Remember: we are volunteers. We are people who write, edit, and contribute for this site because we believe in its mission. We are people who have devoted hundreds of hours of our time, for free, to a project devoted to helping others. We are not, however, mindless contributors for a company that puts profit over people this site was first meant to be for. It feels more like the latter now than ever before.
It seems increasingly so that I am but an unpaid employee in a community working for a staff that has long forgotten about us or why we first came. I once spent many hours a day volunteering because I felt like my work mattered; I now do so because a small part of me, a belief in this project instilled since the first edit I made, continues to maintain that I am not a stubborn stickler to a lost idea or gone community of exploited volunteers. But I am losing faith.
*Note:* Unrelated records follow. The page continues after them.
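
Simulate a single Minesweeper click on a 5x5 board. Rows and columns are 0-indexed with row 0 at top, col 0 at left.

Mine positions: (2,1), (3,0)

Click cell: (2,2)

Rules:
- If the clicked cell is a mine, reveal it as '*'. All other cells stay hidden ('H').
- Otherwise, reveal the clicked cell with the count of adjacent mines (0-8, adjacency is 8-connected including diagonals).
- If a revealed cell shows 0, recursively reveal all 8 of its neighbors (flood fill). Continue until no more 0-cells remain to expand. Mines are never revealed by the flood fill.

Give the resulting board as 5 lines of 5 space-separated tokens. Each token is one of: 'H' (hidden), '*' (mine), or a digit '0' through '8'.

H H H H H
H H H H H
H H 1 H H
H H H H H
H H H H H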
There is a quote on Eric’s user page (and please do not construe me to be speaking at all for him, for I understand we may all have very different viewpoints on this issue), a message left by one of thousands of editors who took a few seconds to leave their mark on this project.
It is a message that encapsulated why I continued to wish that either wikiHow – or perhaps my own view – would change to give me persisting reason to stay on this site. It goes like this:
“… I am very glad to be part of this moving train. It is a dynamic movement capable of changing millions of lives daily. It gives equal opportunities and potential for anyone to create tremendous impact in one way or the other, in the lives of those who are desperate and losing hope.”
I no longer know where we are on this moving train. As I look back at my countless hours spent on what I truly believed to be an incredible project, one in which I woke up early and eager each day to contribute, I am running out of reasons – despite how hard I continue in trying – to justify my love and dedication for this site.
Every bit of me wishes that I am wrong. But I fear that I am not.